O fabuloso destino de Ali, o último obstáculo de Portugal

Guarda-redes do Irão desafiou as probabilidades para chegar ao topo. E a família também.

Alireza Beiranvand, Diego Costa, Copa do Mundo de 2018, seleção nacional de futebol da Espanha, seleção nacional de futebol do Irã, Espanha
Foto
LUSA/JULIO MUNOZ

A 12 de Agosto de 2003, quando Cristiano Ronaldo assinou pelo Manchester United, Alireza Beiranvand ainda não tinha completado 11 anos. Nascido em Sarab-e Yas e filho mais velho de uma família de nómadas, o pequeno Ali vagueava pela remota e árida província iraniana do Lorestão, bem próxima da problemática fronteira com o Iraque. O seu dia-a-dia, era procurar pasto para o rebanho de cabras, o sustento da família. Mas Ali tinha um sonho. Por isso, um ano mais tarde, perante a objecção do seu pai em permitir que seguisse a carreira de futebolista, Ali fugiu. Com dinheiro emprestado por um familiar, apanhou um autocarro para a capital, Teerão, onde começou por dormir na rua. Catorze anos depois, Ali foi considerado um dos 15 melhores guarda-redes do Mundo pela FIFA. Hoje, em Saransk, será o último obstáculo de Portugal.

Os últimos números oficiais são de 2006 e revelam que nesse ano Sarab-e Yas tinha 1155 habitantes, e 232 famílias.

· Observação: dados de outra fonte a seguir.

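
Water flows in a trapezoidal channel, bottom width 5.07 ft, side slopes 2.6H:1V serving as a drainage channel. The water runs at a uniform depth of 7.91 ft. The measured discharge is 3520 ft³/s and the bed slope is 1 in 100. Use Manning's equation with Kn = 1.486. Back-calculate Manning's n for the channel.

With bottom width b = 5.07 ft and side slope z = 2.6: A = (b + zy)y = (5.07 + 2.6×7.91)×7.91 = 202.8 ft²; P = b + 2y√(1+z²) = 5.07 + 2×7.91×2.786 = 49.14 ft.
Hydraulic radius R = A/P = 202.8/49.14 = 4.127 ft.
Rearranging Manning's equation: n = (1.486/Q) A R^(2/3) S^(1/2) = (1.486/3520) × 202.8 × 4.127^(2/3) × √0.01 = 0.022.

n = 0.022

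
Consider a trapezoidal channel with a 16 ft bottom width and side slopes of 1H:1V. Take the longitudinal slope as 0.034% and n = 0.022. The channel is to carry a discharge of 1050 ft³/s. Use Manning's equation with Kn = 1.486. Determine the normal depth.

y_n = 9.98 ft

Manning's equation rearranged: A R^(2/3) = nQ / (1.486·√S) = 0.022 × 1050 / (1.486 × √0.00034) = 843.1.
Try y = 8.2 ft: A R^(2/3) = 585.1 — short.
Try y = 9.98 ft: A R^(2/3) = 843 — ≈ 843.1.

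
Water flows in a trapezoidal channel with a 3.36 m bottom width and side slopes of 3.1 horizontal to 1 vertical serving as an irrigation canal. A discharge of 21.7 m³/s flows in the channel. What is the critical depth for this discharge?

At critical depth, Q² T / (g A³) = 1, i.e. A³/T = Q²/g = 21.7²/9.81 = 48.
Trying y = 1.47 m: A³/T = 126.4 — high.
Trying y = 0.838 m: A³/T = 14.55 — low.
Trying y = 1.15 m: A³/T = 48.15 — ≈ 48.

y_c = 1.15 m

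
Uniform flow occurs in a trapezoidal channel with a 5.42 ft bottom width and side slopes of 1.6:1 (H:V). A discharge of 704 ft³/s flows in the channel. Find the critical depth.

y_c = 5.11 ft

At critical depth, Q² T / (g A³) = 1, i.e. A³/T = Q²/g = 704²/32.2 = 15390.
Try y = 6.14 ft: A³/T = 32710 — high.
Try y = 4.39 ft: A³/T = 8374 — low.
Try y = 5.11 ft: A³/T = 15400 — ≈ 15390.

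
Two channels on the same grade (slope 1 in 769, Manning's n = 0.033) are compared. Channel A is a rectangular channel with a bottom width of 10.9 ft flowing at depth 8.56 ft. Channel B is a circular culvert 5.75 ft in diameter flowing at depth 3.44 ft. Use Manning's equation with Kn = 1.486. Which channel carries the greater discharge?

Channel A: Flow area A = b·y = 10.9 × 8.56 = 93.3 ft². Wetted perimeter P = b + 2y = 10.9 + 2×8.56 = 28.02 ft. Hydraulic radius R = A/P = 93.3/28.02 = 3.33 ft. Q_A = (1.486/0.033)·93.3·3.33^(2/3)·√0.0013 = 337.9 ft³/s.
Channel B: For a circular section of diameter D = 5.75 ft at depth y = 3.44 ft, the central angle is θ = 2 arccos(1 − 2y/D) = 3.537 rad. Then A = (D²/8)(θ − sin θ) = 16.21 ft² and P = Dθ/2 = 10.17 ft. Hydraulic radius R = A/P = 16.21/10.17 = 1.594 ft. Q_B = (1.486/0.033)·16.21·1.594^(2/3)·√0.0013 = 35.92 ft³/s.
Q_A = 337.9 ft³/s vs Q_B = 35.92 ft³/s, so channel A carries more.

channel A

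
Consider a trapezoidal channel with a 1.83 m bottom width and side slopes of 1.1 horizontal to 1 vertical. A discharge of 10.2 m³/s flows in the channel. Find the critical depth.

At critical depth, Q² T / (g A³) = 1, i.e. A³/T = Q²/g = 10.2²/9.81 = 10.61.
At y = 0.851 m: A³/T = 3.523 — too small.
At y = 1.37 m: A³/T = 19.73 — too large.
At y = 1.16 m: A³/T = 10.67 — close enough.

y_c = 1.16 m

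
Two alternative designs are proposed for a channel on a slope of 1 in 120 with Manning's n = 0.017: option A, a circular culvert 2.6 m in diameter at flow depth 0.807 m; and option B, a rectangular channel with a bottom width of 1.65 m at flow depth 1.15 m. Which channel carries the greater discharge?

channel B

Channel A: For a circular section of diameter D = 2.6 m at depth y = 0.807 m, the central angle is θ = 2 arccos(1 − 2y/D) = 2.364 rad. Then A = (D²/8)(θ − sin θ) = 1.404 m² and P = Dθ/2 = 3.073 m. Hydraulic radius R = A/P = 1.404/3.073 = 0.457 m. Q_A = (1/0.017)·1.404·0.457^(2/3)·√0.008333 = 4.474 m³/s.
Channel B: Flow area A = b·y = 1.65 × 1.15 = 1.897 m². Wetted perimeter P = b + 2y = 1.65 + 2×1.15 = 3.95 m. Hydraulic radius R = A/P = 1.897/3.95 = 0.4804 m. Q_B = (1/0.017)·1.897·0.4804^(2/3)·√0.008333 = 6.25 m³/s.
Q_A = 4.474 m³/s vs Q_B = 6.25 m³/s, so channel B carries more.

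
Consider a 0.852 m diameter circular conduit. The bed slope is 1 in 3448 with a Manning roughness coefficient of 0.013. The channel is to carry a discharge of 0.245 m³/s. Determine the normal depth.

Manning's equation rearranged: A R^(2/3) = nQ / (1·√S) = 0.013 × 0.245 / (√0.00029) = 0.187.
Try y = 0.442 m: A R^(2/3) = 0.1082 — low.
Try y = 0.644 m: A R^(2/3) = 0.1871 — matches.

y_n = 0.644 m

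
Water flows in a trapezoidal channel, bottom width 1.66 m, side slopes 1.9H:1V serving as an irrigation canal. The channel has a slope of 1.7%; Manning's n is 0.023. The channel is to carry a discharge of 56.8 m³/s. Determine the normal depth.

y_n = 1.89 m

Manning's equation rearranged: A R^(2/3) = nQ / (1·√S) = 0.023 × 56.8 / (√0.017) = 10.02.
Try y = 2.28 m: A R^(2/3) = 15.37 — high.
Try y = 1.57 m: A R^(2/3) = 6.631 — low.
Try y = 1.89 m: A R^(2/3) = 10.02 — matches.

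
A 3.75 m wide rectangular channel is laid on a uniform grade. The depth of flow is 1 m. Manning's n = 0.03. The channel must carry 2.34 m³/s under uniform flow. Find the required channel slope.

Flow area A = b·y = 3.75 × 1 = 3.75 m². Wetted perimeter P = b + 2y = 3.75 + 2×1 = 5.75 m.
Hydraulic radius R = A/P = 3.75/5.75 = 0.6522 m.
From Manning's equation, S = [nQ / (1 A R^(2/3))]² = [0.03 × 2.34 / (1 × 3.75 × 0.6522^(2/3))]² = 0.00062.

S = 0.00062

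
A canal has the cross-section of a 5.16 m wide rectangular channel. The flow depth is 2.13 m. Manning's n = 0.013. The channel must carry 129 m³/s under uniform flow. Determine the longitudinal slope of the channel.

S = 0.019

Flow area A = b·y = 5.16 × 2.13 = 10.99 m². Wetted perimeter P = b + 2y = 5.16 + 2×2.13 = 9.42 m.
Hydraulic radius R = A/P = 10.99/9.42 = 1.167 m.
From Manning's equation, S = [nQ / (1 A R^(2/3))]² = [0.013 × 129 / (1 × 10.99 × 1.167^(2/3))]² = 0.019.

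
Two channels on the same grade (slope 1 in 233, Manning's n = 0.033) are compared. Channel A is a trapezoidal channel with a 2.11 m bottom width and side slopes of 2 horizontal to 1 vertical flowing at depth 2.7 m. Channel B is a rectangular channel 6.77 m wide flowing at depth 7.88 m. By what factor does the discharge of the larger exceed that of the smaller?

Channel A: With bottom width b = 2.11 m and side slope z = 2: A = (b + zy)y = (2.11 + 2×2.7)×2.7 = 20.28 m²; P = b + 2y√(1+z²) = 2.11 + 2×2.7×2.236 = 14.18 m. Hydraulic radius R = A/P = 20.28/14.18 = 1.429 m. Q_A = (1/0.033)·20.28·1.429^(2/3)·√0.004292 = 51.08 m³/s.
Channel B: Flow area A = b·y = 6.77 × 7.88 = 53.35 m². Wetted perimeter P = b + 2y = 6.77 + 2×7.88 = 22.53 m. Hydraulic radius R = A/P = 53.35/22.53 = 2.368 m. Q_B = (1/0.033)·53.35·2.368^(2/3)·√0.004292 = 188.1 m³/s.
The larger discharge is 188.1 m³/s and the smaller is 51.08 m³/s; the ratio is 3.68.

3.68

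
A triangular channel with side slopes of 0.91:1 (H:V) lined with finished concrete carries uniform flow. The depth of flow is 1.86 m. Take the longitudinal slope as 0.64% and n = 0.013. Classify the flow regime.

supercritical

For a triangular section with side slope z = 0.91: A = zy² = 0.91×1.86² = 3.148 m²; P = 2y√(1+z²) = 2×1.86×1.352 = 5.03 m.
Hydraulic radius R = A/P = 3.148/5.03 = 0.6259 m.
V = (1/n) R^(2/3) √S = (1/0.013) × 0.6259^(2/3) × √0.0064 = 4.503 m/s. Hydraulic depth D_h = A/T = 3.148/3.385 = 0.93 m.
Froude number Fr = V/√(g·D_h) = 4.503/√(9.81×0.93) = 1.49, which is greater than 1, so the flow is supercritical.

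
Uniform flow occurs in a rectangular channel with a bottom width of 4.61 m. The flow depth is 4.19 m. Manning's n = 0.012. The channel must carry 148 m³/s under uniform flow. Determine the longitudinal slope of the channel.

S = 0.00498

Flow area A = b·y = 4.61 × 4.19 = 19.32 m². Wetted perimeter P = b + 2y = 4.61 + 2×4.19 = 12.99 m.
Hydraulic radius R = A/P = 19.32/12.99 = 1.487 m.
From Manning's equation, S = [nQ / (1 A R^(2/3))]² = [0.012 × 148 / (1 × 19.32 × 1.487^(2/3))]² = 0.00498.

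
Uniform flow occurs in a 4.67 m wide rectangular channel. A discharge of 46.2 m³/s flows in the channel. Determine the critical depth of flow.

For a rectangular channel, critical depth y_c = (q²/g)^(1/3) where q = Q/b = 46.2/4.67 = 9.893 m²/s.
So y_c = (9.893²/9.81)^(1/3) = 2.15 m.

y_c = 2.15 m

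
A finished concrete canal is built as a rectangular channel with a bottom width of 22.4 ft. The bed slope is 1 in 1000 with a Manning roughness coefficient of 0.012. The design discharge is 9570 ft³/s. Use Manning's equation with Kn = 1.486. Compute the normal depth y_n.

Manning's equation rearranged: A R^(2/3) = nQ / (1.486·√S) = 0.012 × 9570 / (1.486 × √0.001) = 2444.
Trying y = 31.9 ft: A R^(2/3) = 2927 — too large.
Trying y = 27.4 ft: A R^(2/3) = 2445 — close enough.

y_n = 27.4 ft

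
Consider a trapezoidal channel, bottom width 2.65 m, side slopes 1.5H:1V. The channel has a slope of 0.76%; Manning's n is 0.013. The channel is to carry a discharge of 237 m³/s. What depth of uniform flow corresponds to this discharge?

Manning's equation rearranged: A R^(2/3) = nQ / (1·√S) = 0.013 × 237 / (√0.0076) = 35.34.
At y = 3.62 m: A R^(2/3) = 44.28 — over.
At y = 2.43 m: A R^(2/3) = 18.6 — short.
At y = 3.27 m: A R^(2/3) = 35.34 — matches.

y_n = 3.27 m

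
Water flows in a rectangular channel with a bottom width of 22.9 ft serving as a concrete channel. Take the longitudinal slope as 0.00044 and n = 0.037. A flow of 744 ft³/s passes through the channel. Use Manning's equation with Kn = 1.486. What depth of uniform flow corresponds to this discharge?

y_n = 11.9 ft

Manning's equation rearranged: A R^(2/3) = nQ / (1.486·√S) = 0.037 × 744 / (1.486 × √0.00044) = 883.1.
Trying y = 14.9 ft: A R^(2/3) = 1185 — over.
Trying y = 9.94 ft: A R^(2/3) = 693.8 — short.
Trying y = 11.9 ft: A R^(2/3) = 883.3 — ≈ 883.1.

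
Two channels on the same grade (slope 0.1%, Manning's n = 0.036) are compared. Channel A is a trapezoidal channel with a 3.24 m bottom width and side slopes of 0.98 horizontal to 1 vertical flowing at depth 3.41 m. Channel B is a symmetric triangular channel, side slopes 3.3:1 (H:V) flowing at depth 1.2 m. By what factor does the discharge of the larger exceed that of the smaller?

Channel A: With bottom width b = 3.24 m and side slope z = 0.98: A = (b + zy)y = (3.24 + 0.98×3.41)×3.41 = 22.44 m²; P = b + 2y√(1+z²) = 3.24 + 2×3.41×1.4 = 12.79 m. Hydraulic radius R = A/P = 22.44/12.79 = 1.755 m. Q_A = (1/0.036)·22.44·1.755^(2/3)·√0.001 = 28.68 m³/s.
Channel B: For a triangular section with side slope z = 3.3: A = zy² = 3.3×1.2² = 4.752 m²; P = 2y√(1+z²) = 2×1.2×3.448 = 8.276 m. Hydraulic radius R = A/P = 4.752/8.276 = 0.5742 m. Q_B = (1/0.036)·4.752·0.5742^(2/3)·√0.001 = 2.884 m³/s.
The larger discharge is 28.68 m³/s and the smaller is 2.884 m³/s; the ratio is 9.95.

9.95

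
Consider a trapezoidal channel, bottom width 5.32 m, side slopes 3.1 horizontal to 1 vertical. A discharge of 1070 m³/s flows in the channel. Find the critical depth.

y_c = 6.74 m

At critical depth, Q² T / (g A³) = 1, i.e. A³/T = Q²/g = 1070²/9.81 = 116700.
At y = 8.36 m: A³/T = 311600 — over.
At y = 5.12 m: A³/T = 34460 — short.
At y = 6.74 m: A³/T = 117100 — matches.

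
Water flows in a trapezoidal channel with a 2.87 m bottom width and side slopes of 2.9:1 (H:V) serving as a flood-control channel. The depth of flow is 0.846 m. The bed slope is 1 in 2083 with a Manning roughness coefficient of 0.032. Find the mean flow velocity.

With bottom width b = 2.87 m and side slope z = 2.9: A = (b + zy)y = (2.87 + 2.9×0.846)×0.846 = 4.504 m²; P = b + 2y√(1+z²) = 2.87 + 2×0.846×3.068 = 8.06 m.
Hydraulic radius R = A/P = 4.504/8.06 = 0.5587 m.
From Manning's equation, V = (1/n) R^(2/3) S^(1/2) = (1/0.032) × 0.5587^(2/3) × 0.0004801^(1/2) = 0.464 m/s.

V = 0.464 m/s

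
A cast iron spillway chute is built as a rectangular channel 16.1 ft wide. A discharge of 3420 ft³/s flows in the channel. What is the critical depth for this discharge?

y_c = 11.2 ft

For a rectangular channel, critical depth y_c = (q²/g)^(1/3) where q = Q/b = 3420/16.1 = 212.4 ft²/s.
So y_c = (212.4²/32.2)^(1/3) = 11.2 ft.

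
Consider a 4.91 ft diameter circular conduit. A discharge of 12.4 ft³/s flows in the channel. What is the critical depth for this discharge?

y_c = 0.971 ft

At critical depth, Q² T / (g A³) = 1, i.e. A³/T = Q²/g = 12.4²/32.2 = 4.775.
Trying y = 0.671 ft: A³/T = 1.116 — low.
Trying y = 1.1 ft: A³/T = 7.776 — high.
Trying y = 0.971 ft: A³/T = 4.773 — matches.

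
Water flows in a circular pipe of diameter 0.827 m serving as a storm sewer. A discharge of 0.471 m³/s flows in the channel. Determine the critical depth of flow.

y_c = 0.41 m

At critical depth, Q² T / (g A³) = 1, i.e. A³/T = Q²/g = 0.471²/9.81 = 0.02261.
At y = 0.31 m: A³/T = 0.007766 — too small.
At y = 0.524 m: A³/T = 0.05799 — too large.
At y = 0.41 m: A³/T = 0.02268 — close enough.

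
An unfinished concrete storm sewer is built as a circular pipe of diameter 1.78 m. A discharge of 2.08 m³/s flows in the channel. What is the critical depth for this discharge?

y_c = 0.704 m

At critical depth, Q² T / (g A³) = 1, i.e. A³/T = Q²/g = 2.08²/9.81 = 0.441.
At y = 0.868 m: A³/T = 0.9834 — too large.
At y = 0.504 m: A³/T = 0.1212 — too small.
At y = 0.704 m: A³/T = 0.4409 — ≈ 0.441.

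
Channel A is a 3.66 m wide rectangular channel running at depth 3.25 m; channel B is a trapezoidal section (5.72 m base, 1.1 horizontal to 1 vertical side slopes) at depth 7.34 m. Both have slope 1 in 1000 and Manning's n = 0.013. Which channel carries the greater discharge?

channel B

Channel A: Flow area A = b·y = 3.66 × 3.25 = 11.89 m². Wetted perimeter P = b + 2y = 3.66 + 2×3.25 = 10.16 m. Hydraulic radius R = A/P = 11.89/10.16 = 1.171 m. Q_A = (1/0.013)·11.89·1.171^(2/3)·√0.001 = 32.14 m³/s.
Channel B: With bottom width b = 5.72 m and side slope z = 1.1: A = (b + zy)y = (5.72 + 1.1×7.34)×7.34 = 101.2 m²; P = b + 2y√(1+z²) = 5.72 + 2×7.34×1.487 = 27.54 m. Hydraulic radius R = A/P = 101.2/27.54 = 3.676 m. Q_B = (1/0.013)·101.2·3.676^(2/3)·√0.001 = 586.6 m³/s.
Q_A = 32.14 m³/s vs Q_B = 586.6 m³/s, so channel B carries more.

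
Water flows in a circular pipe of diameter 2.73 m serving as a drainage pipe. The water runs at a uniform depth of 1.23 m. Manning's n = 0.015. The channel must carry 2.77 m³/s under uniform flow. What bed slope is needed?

S = 0.000481

For a circular section of diameter D = 2.73 m at depth y = 1.23 m, the central angle is θ = 2 arccos(1 − 2y/D) = 2.943 rad. Then A = (D²/8)(θ − sin θ) = 2.559 m² and P = Dθ/2 = 4.018 m.
Hydraulic radius R = A/P = 2.559/4.018 = 0.6369 m.
From Manning's equation, S = [nQ / (1 A R^(2/3))]² = [0.015 × 2.77 / (1 × 2.559 × 0.6369^(2/3))]² = 0.000481.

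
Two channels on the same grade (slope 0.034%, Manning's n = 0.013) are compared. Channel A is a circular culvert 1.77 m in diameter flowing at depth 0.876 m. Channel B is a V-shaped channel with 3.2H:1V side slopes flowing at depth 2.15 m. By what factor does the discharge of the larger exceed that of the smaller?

Channel A: For a circular section of diameter D = 1.77 m at depth y = 0.876 m, the central angle is θ = 2 arccos(1 − 2y/D) = 3.121 rad. Then A = (D²/8)(θ − sin θ) = 1.214 m² and P = Dθ/2 = 2.762 m. Hydraulic radius R = A/P = 1.214/2.762 = 0.4396 m. Q_A = (1/0.013)·1.214·0.4396^(2/3)·√0.00034 = 0.9958 m³/s.
Channel B: For a triangular section with side slope z = 3.2: A = zy² = 3.2×2.15² = 14.79 m²; P = 2y√(1+z²) = 2×2.15×3.353 = 14.42 m. Hydraulic radius R = A/P = 14.79/14.42 = 1.026 m. Q_B = (1/0.013)·14.79·1.026^(2/3)·√0.00034 = 21.34 m³/s.
The larger discharge is 21.34 m³/s and the smaller is 0.9958 m³/s; the ratio is 21.4.

21.4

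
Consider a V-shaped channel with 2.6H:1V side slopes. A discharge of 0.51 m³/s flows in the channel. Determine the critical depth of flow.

y_c = 0.379 m

At critical depth, Q² T / (g A³) = 1, i.e. A³/T = Q²/g = 0.51²/9.81 = 0.02651.
Trying y = 0.279 m: A³/T = 0.005714 — low.
Trying y = 0.485 m: A³/T = 0.0907 — high.
Trying y = 0.379 m: A³/T = 0.02643 — close enough.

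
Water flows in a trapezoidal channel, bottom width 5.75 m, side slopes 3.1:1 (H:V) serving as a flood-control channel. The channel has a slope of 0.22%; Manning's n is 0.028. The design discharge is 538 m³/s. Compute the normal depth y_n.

y_n = 6 m

Manning's equation rearranged: A R^(2/3) = nQ / (1·√S) = 0.028 × 538 / (√0.0022) = 321.2.
Trying y = 4.73 m: A R^(2/3) = 184.5 — too small.
Trying y = 6 m: A R^(2/3) = 321.1 — matches.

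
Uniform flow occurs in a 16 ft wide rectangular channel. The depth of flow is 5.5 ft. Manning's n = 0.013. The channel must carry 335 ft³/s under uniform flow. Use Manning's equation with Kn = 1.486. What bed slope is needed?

Flow area A = b·y = 16 × 5.5 = 88 ft². Wetted perimeter P = b + 2y = 16 + 2×5.5 = 27 ft.
Hydraulic radius R = A/P = 88/27 = 3.259 ft.
From Manning's equation, S = [nQ / (1.486 A R^(2/3))]² = [0.013 × 335 / (1.486 × 88 × 3.259^(2/3))]² = 0.00023.

S = 0.00023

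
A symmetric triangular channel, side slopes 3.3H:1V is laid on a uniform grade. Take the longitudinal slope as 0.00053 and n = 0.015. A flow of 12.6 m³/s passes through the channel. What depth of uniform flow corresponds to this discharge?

y_n = 1.69 m

Manning's equation rearranged: A R^(2/3) = nQ / (1·√S) = 0.015 × 12.6 / (√0.00053) = 8.21.
Trying y = 1.38 m: A R^(2/3) = 4.766 — too small.
Trying y = 1.96 m: A R^(2/3) = 12.15 — too large.
Trying y = 1.69 m: A R^(2/3) = 8.181 — matches.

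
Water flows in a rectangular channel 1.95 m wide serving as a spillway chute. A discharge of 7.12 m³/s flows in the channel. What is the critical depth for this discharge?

For a rectangular channel, critical depth y_c = (q²/g)^(1/3) where q = Q/b = 7.12/1.95 = 3.651 m²/s.
So y_c = (3.651²/9.81)^(1/3) = 1.11 m.

y_c = 1.11 m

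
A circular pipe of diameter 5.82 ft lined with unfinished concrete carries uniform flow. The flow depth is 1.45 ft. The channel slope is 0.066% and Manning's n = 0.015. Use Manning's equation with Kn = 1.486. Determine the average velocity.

For a circular section of diameter D = 5.82 ft at depth y = 1.45 ft, the central angle is θ = 2 arccos(1 − 2y/D) = 2.09 rad. Then A = (D²/8)(θ − sin θ) = 5.176 ft² and P = Dθ/2 = 6.083 ft.
Hydraulic radius R = A/P = 5.176/6.083 = 0.8508 ft.
From Manning's equation, V = (1.486/n) R^(2/3) S^(1/2) = (1.486/0.015) × 0.8508^(2/3) × 0.00066^(1/2) = 2.29 ft/s.

V = 2.29 ft/s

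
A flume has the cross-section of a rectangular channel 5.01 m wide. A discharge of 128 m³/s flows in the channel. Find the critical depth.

y_c = 4.05 m

For a rectangular channel, critical depth y_c = (q²/g)^(1/3) where q = Q/b = 128/5.01 = 25.55 m²/s.
So y_c = (25.55²/9.81)^(1/3) = 4.05 m.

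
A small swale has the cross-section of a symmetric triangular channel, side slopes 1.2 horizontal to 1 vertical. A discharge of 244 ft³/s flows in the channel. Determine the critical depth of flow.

At critical depth, Q² T / (g A³) = 1, i.e. A³/T = Q²/g = 244²/32.2 = 1849.
At y = 5.33 ft: A³/T = 3097 — too large.
At y = 4.09 ft: A³/T = 824 — too small.
At y = 4.81 ft: A³/T = 1854 — ≈ 1849.

y_c = 4.81 ft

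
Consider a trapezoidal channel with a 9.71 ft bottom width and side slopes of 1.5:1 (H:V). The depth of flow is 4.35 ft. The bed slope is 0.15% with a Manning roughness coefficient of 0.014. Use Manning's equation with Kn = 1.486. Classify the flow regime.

subcritical

With bottom width b = 9.71 ft and side slope z = 1.5: A = (b + zy)y = (9.71 + 1.5×4.35)×4.35 = 70.62 ft²; P = b + 2y√(1+z²) = 9.71 + 2×4.35×1.803 = 25.39 ft.
Hydraulic radius R = A/P = 70.62/25.39 = 2.781 ft.
V = (1.486/n) R^(2/3) √S = (1.486/0.014) × 2.781^(2/3) × √0.0015 = 8.13 ft/s. Hydraulic depth D_h = A/T = 70.62/22.76 = 3.103 ft.
Froude number Fr = V/√(g·D_h) = 8.13/√(32.2×3.103) = 0.813, which is less than 1, so the flow is subcritical.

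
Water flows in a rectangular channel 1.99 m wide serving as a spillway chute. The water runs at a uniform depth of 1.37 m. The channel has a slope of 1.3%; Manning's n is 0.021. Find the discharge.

Flow area A = b·y = 1.99 × 1.37 = 2.726 m². Wetted perimeter P = b + 2y = 1.99 + 2×1.37 = 4.73 m.
Hydraulic radius R = A/P = 2.726/4.73 = 0.5764 m.
Manning's equation: Q = (1/n) A R^(2/3) S^(1/2) = (1/0.021) × 2.726 × 0.5764^(2/3) × 0.013^(1/2) = 10.3 m³/s.

Q = 10.3 m³/s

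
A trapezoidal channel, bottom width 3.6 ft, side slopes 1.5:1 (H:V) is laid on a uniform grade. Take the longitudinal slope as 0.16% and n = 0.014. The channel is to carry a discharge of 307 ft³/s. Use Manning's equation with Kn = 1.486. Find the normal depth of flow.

Manning's equation rearranged: A R^(2/3) = nQ / (1.486·√S) = 0.014 × 307 / (1.486 × √0.0016) = 72.31.
Trying y = 3 ft: A R^(2/3) = 34.42 — short.
Trying y = 5.3 ft: A R^(2/3) = 118.6 — over.
Trying y = 4.24 ft: A R^(2/3) = 72.21 — ≈ 72.31.

y_n = 4.24 ft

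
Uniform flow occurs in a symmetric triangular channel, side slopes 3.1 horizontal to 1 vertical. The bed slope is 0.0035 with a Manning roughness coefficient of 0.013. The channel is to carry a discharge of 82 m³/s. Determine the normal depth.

Manning's equation rearranged: A R^(2/3) = nQ / (1·√S) = 0.013 × 82 / (√0.0035) = 18.02.
At y = 2.86 m: A R^(2/3) = 31.14 — over.
At y = 1.72 m: A R^(2/3) = 8.025 — short.
At y = 2.33 m: A R^(2/3) = 18.03 — matches.

y_n = 2.33 m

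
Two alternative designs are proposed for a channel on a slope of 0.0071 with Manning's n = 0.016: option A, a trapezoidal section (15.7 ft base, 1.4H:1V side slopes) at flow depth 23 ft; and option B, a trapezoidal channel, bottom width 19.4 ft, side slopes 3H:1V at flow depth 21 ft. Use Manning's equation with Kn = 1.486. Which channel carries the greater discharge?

channel B

Channel A: With bottom width b = 15.7 ft and side slope z = 1.4: A = (b + zy)y = (15.7 + 1.4×23)×23 = 1102 ft²; P = b + 2y√(1+z²) = 15.7 + 2×23×1.72 = 94.84 ft. Hydraulic radius R = A/P = 1102/94.84 = 11.62 ft. Q_A = (1.486/0.016)·1102·11.62^(2/3)·√0.0071 = 44220 ft³/s.
Channel B: With bottom width b = 19.4 ft and side slope z = 3: A = (b + zy)y = (19.4 + 3×21)×21 = 1730 ft²; P = b + 2y√(1+z²) = 19.4 + 2×21×3.162 = 152.2 ft. Hydraulic radius R = A/P = 1730/152.2 = 11.37 ft. Q_B = (1.486/0.016)·1730·11.37^(2/3)·√0.0071 = 68460 ft³/s.
Q_A = 44220 ft³/s vs Q_B = 68460 ft³/s, so channel B carries more.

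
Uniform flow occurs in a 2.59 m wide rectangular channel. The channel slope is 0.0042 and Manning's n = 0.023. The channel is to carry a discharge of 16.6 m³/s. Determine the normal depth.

Manning's equation rearranged: A R^(2/3) = nQ / (1·√S) = 0.023 × 16.6 / (√0.0042) = 5.891.
At y = 2.1 m: A R^(2/3) = 4.691 — low.
At y = 2.88 m: A R^(2/3) = 6.919 — high.
At y = 2.52 m: A R^(2/3) = 5.881 — close enough.

y_n = 2.52 m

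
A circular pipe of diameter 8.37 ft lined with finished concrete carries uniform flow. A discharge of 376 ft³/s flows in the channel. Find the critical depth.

At critical depth, Q² T / (g A³) = 1, i.e. A³/T = Q²/g = 376²/32.2 = 4391.
Trying y = 3.85 ft: A³/T = 1808 — too small.
Trying y = 6.07 ft: A³/T = 10450 — too large.
Trying y = 4.86 ft: A³/T = 4405 — matches.

y_c = 4.86 ft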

Uma delas era a Beiranvand, mas Ali não entrou nesse recenseamento. Por essa altura, já estava em Teerão, uma metrópole com cerca de dez milhões de habitantes, a quase 400 km de distância, para onde fugiu para cumprir um desejo que, por vontade do pai, nunca se concretizaria em Sarab-e Yas.

Em 2004, quando Cristiano Ronaldo já pisava os grandes palcos internacionais com a camisola do Manchester United e da selecção portuguesa, Ali aventurou-se numa equipa de Sarab-e Yas. Começou como avançado, provavelmente inspirado por Ali Daei, ponta-de-lança que jogou no Bayern Munique no final dos anos 90 e marcou mais de 100 golos pelo Irão, mas numa história tão comum a guarda-redes, a lesão de um colega de equipa empurrou-o para a baliza. Afinal, era o mais alto. Uma defesa mais vistosa, convenceu-o a permanecer aí. Mas a Morteza Beiranvand não. Para o chefe da família, que não gostava de futebol, o filho mais velho deveria seguir um trabalho convencional. Com apenas 12 anos, Ali fez frente à oposição paternal e, sozinho, partiu para Teerão, onde dormiu na rua, nas redondezas da imponente Torre Azadi, um dos principais monumentos da capital do Irão.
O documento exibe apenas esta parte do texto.